I have been attempting to determine if Emerald Ash Borer can viably persist in Scotland, which is a difficult task considering that there is no data about it here in Scotland. To address this issue, I have been working to determine if the climate of Scotland is suitable for Emerald Ash Borer based on the other locations where it is present (North America, East Asia, European Russia) and the associated climate there. This is the only approach open to us currently since it has not yet arrived. We must therefore be careful with our interpretations, especially since we will be providing the Scottish Government with advice about mitigation of Emerald Ash Borer. By providing guidance on the climatic suitability of Emerald Ash Borer for Scotland we are addressing two of the key principles to minimise plant health risks in Scotland: plan now for future challenges; and embed plant health in policies and practices.

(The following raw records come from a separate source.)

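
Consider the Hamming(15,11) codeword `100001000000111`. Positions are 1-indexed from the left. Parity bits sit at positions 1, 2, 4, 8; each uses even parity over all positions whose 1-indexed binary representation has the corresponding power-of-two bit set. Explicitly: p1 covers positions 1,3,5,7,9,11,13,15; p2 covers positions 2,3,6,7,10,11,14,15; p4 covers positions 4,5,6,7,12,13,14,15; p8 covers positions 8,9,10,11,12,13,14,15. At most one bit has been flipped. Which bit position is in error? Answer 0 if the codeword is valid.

s1: b1⊕b3⊕b5⊕b7⊕b9⊕b11⊕b13⊕b15 = 1⊕0⊕0⊕0⊕0⊕0⊕1⊕1 = 1
s2: b2⊕b3⊕b6⊕b7⊕b10⊕b11⊕b14⊕b15 = 0⊕0⊕1⊕0⊕0⊕0⊕1⊕1 = 1
s4: b4⊕b5⊕b6⊕b7⊕b12⊕b13⊕b14⊕b15 = 0⊕0⊕1⊕0⊕0⊕1⊕1⊕1 = 0
s8: b8⊕b9⊕b10⊕b11⊕b12⊕b13⊕b14⊕b15 = 0⊕0⊕0⊕0⊕0⊕1⊕1⊕1 = 1
Syndrome (s8...s1) = 1011 → position 11.

11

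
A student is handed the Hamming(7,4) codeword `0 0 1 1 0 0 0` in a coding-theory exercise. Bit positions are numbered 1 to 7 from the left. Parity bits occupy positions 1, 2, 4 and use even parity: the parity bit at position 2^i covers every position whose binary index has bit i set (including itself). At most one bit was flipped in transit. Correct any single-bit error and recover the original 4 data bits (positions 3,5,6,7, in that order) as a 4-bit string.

1001

s1: b1⊕b3⊕b5⊕b7 = 0⊕1⊕0⊕0 = 1
s2: b2⊕b3⊕b6⊕b7 = 0⊕1⊕0⊕0 = 1
s4: b4⊕b5⊕b6⊕b7 = 1⊕0⊕0⊕0 = 1
Syndrome (s4...s1) = 111 → position 7.
Flip bit 7: corrected codeword = 0011001
Data bits at positions 3,5,6,7: 1001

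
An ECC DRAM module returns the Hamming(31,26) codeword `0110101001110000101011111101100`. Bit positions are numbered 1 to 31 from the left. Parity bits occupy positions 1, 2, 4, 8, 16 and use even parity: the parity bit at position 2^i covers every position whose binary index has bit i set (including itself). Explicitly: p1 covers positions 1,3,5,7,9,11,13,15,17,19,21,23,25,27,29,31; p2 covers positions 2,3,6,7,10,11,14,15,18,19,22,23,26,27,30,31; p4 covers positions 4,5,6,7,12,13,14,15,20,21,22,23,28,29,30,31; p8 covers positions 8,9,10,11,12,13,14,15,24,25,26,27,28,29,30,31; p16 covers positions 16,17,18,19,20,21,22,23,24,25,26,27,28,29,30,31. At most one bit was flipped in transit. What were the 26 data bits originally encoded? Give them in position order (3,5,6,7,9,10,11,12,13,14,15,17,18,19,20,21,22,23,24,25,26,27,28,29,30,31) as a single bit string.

11010111000101011111101100

s1: b1⊕b3⊕b5⊕b7⊕b9⊕b11⊕b13⊕b15⊕b17⊕b19⊕b21⊕b23⊕b25⊕b27⊕b29⊕b31 = 0⊕1⊕1⊕1⊕0⊕1⊕0⊕0⊕1⊕1⊕1⊕1⊕1⊕0⊕1⊕0 = 0
s2: b2⊕b3⊕b6⊕b7⊕b10⊕b11⊕b14⊕b15⊕b18⊕b19⊕b22⊕b23⊕b26⊕b27⊕b30⊕b31 = 1⊕1⊕0⊕1⊕1⊕1⊕0⊕0⊕0⊕1⊕1⊕1⊕1⊕0⊕0⊕0 = 1
s4: b4⊕b5⊕b6⊕b7⊕b12⊕b13⊕b14⊕b15⊕b20⊕b21⊕b22⊕b23⊕b28⊕b29⊕b30⊕b31 = 0⊕1⊕0⊕1⊕1⊕0⊕0⊕0⊕0⊕1⊕1⊕1⊕1⊕1⊕0⊕0 = 0
s8: b8⊕b9⊕b10⊕b11⊕b12⊕b13⊕b14⊕b15⊕b24⊕b25⊕b26⊕b27⊕b28⊕b29⊕b30⊕b31 = 0⊕0⊕1⊕1⊕1⊕0⊕0⊕0⊕1⊕1⊕1⊕0⊕1⊕1⊕0⊕0 = 0
s16: b16⊕b17⊕b18⊕b19⊕b20⊕b21⊕b22⊕b23⊕b24⊕b25⊕b26⊕b27⊕b28⊕b29⊕b30⊕b31 = 0⊕1⊕0⊕1⊕0⊕1⊕1⊕1⊕1⊕1⊕1⊕0⊕1⊕1⊕0⊕0 = 0
Syndrome (s16...s1) = 00010 → position 2.
Flip bit 2: corrected codeword = 0010101001110000101011111101100
Data bits at positions 3,5,6,7,9,10,11,12,13,14,15,17,18,19,20,21,22,23,24,25,26,27,28,29,30,31: 11010111000101011111101100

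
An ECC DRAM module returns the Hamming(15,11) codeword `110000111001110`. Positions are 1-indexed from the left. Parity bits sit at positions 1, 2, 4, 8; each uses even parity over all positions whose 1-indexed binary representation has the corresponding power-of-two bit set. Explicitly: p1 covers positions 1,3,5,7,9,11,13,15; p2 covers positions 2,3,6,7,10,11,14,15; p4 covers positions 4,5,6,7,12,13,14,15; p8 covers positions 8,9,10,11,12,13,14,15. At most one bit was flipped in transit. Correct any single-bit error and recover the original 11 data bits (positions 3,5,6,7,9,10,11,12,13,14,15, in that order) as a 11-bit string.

s1: b1⊕b3⊕b5⊕b7⊕b9⊕b11⊕b13⊕b15 = 1⊕0⊕0⊕1⊕1⊕0⊕1⊕0 = 0
s2: b2⊕b3⊕b6⊕b7⊕b10⊕b11⊕b14⊕b15 = 1⊕0⊕0⊕1⊕0⊕0⊕1⊕0 = 1
s4: b4⊕b5⊕b6⊕b7⊕b12⊕b13⊕b14⊕b15 = 0⊕0⊕0⊕1⊕1⊕1⊕1⊕0 = 0
s8: b8⊕b9⊕b10⊕b11⊕b12⊕b13⊕b14⊕b15 = 1⊕1⊕0⊕0⊕1⊕1⊕1⊕0 = 1
Syndrome (s8...s1) = 1010 → position 10.
Flip bit 10: corrected codeword = 110000111101110
Data bits at positions 3,5,6,7,9,10,11,12,13,14,15: 00011101110

00011101110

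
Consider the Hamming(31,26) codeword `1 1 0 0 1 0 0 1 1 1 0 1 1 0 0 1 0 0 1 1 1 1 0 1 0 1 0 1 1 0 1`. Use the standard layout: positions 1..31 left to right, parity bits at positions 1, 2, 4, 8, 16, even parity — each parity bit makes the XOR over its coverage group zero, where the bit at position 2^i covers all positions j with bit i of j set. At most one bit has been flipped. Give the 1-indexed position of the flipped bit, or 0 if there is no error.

s1: b1⊕b3⊕b5⊕b7⊕b9⊕b11⊕b13⊕b15⊕b17⊕b19⊕b21⊕b23⊕b25⊕b27⊕b29⊕b31 = 1⊕0⊕1⊕0⊕1⊕0⊕1⊕0⊕0⊕1⊕1⊕0⊕0⊕0⊕1⊕1 = 0
s2: b2⊕b3⊕b6⊕b7⊕b10⊕b11⊕b14⊕b15⊕b18⊕b19⊕b22⊕b23⊕b26⊕b27⊕b30⊕b31 = 1⊕0⊕0⊕0⊕1⊕0⊕0⊕0⊕0⊕1⊕1⊕0⊕1⊕0⊕0⊕1 = 0
s4: b4⊕b5⊕b6⊕b7⊕b12⊕b13⊕b14⊕b15⊕b20⊕b21⊕b22⊕b23⊕b28⊕b29⊕b30⊕b31 = 0⊕1⊕0⊕0⊕1⊕1⊕0⊕0⊕1⊕1⊕1⊕0⊕1⊕1⊕0⊕1 = 1
s8: b8⊕b9⊕b10⊕b11⊕b12⊕b13⊕b14⊕b15⊕b24⊕b25⊕b26⊕b27⊕b28⊕b29⊕b30⊕b31 = 1⊕1⊕1⊕0⊕1⊕1⊕0⊕0⊕1⊕0⊕1⊕0⊕1⊕1⊕0⊕1 = 0
s16: b16⊕b17⊕b18⊕b19⊕b20⊕b21⊕b22⊕b23⊕b24⊕b25⊕b26⊕b27⊕b28⊕b29⊕b30⊕b31 = 1⊕0⊕0⊕1⊕1⊕1⊕1⊕0⊕1⊕0⊕1⊕0⊕1⊕1⊕0⊕1 = 0
Syndrome (s16...s1) = 00100 → position 4.

4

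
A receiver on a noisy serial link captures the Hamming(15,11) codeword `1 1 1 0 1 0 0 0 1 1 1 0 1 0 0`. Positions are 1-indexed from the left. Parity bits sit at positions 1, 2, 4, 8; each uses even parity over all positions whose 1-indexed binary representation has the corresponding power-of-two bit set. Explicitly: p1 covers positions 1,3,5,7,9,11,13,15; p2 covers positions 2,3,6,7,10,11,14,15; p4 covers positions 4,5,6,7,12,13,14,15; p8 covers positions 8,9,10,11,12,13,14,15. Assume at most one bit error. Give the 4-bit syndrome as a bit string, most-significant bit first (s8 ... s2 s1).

0000

s1: b1⊕b3⊕b5⊕b7⊕b9⊕b11⊕b13⊕b15 = 1⊕1⊕1⊕0⊕1⊕1⊕1⊕0 = 0
s2: b2⊕b3⊕b6⊕b7⊕b10⊕b11⊕b14⊕b15 = 1⊕1⊕0⊕0⊕1⊕1⊕0⊕0 = 0
s4: b4⊕b5⊕b6⊕b7⊕b12⊕b13⊕b14⊕b15 = 0⊕1⊕0⊕0⊕0⊕1⊕0⊕0 = 0
s8: b8⊕b9⊕b10⊕b11⊕b12⊕b13⊕b14⊕b15 = 0⊕1⊕1⊕1⊕0⊕1⊕0⊕0 = 0
Syndrome (s8...s1) = 0000 → position 0 (no error).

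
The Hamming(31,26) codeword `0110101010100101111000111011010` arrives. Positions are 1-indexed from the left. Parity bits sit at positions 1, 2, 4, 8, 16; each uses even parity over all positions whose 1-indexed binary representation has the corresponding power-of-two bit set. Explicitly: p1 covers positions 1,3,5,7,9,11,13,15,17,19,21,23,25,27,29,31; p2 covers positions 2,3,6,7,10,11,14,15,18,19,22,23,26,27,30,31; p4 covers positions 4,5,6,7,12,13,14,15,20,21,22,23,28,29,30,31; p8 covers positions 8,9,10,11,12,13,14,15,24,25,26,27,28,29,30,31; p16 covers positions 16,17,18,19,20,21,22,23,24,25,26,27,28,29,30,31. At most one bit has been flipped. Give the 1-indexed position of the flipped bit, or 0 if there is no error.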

We are continuing to develop more effective models for investigating spread of pest species more generally, as opposed to tackling each pest individually. There are so many potential pests that it is impossible to account for them all. However, if we can identify what is common among invading pests then we can develop a toolkit that can address a wide range of pest problems. Creating general models to use on any invading species or disease is a huge challenge due to each pest/disease interacting differently with our local fauna and climate. I really think that tackling problems in this way is a priority since invasions by novel pathogens and pests is predicted to increase in the future. We can then use these models to test potential threats so that we can best preserve Scotland from potentially destructive pests.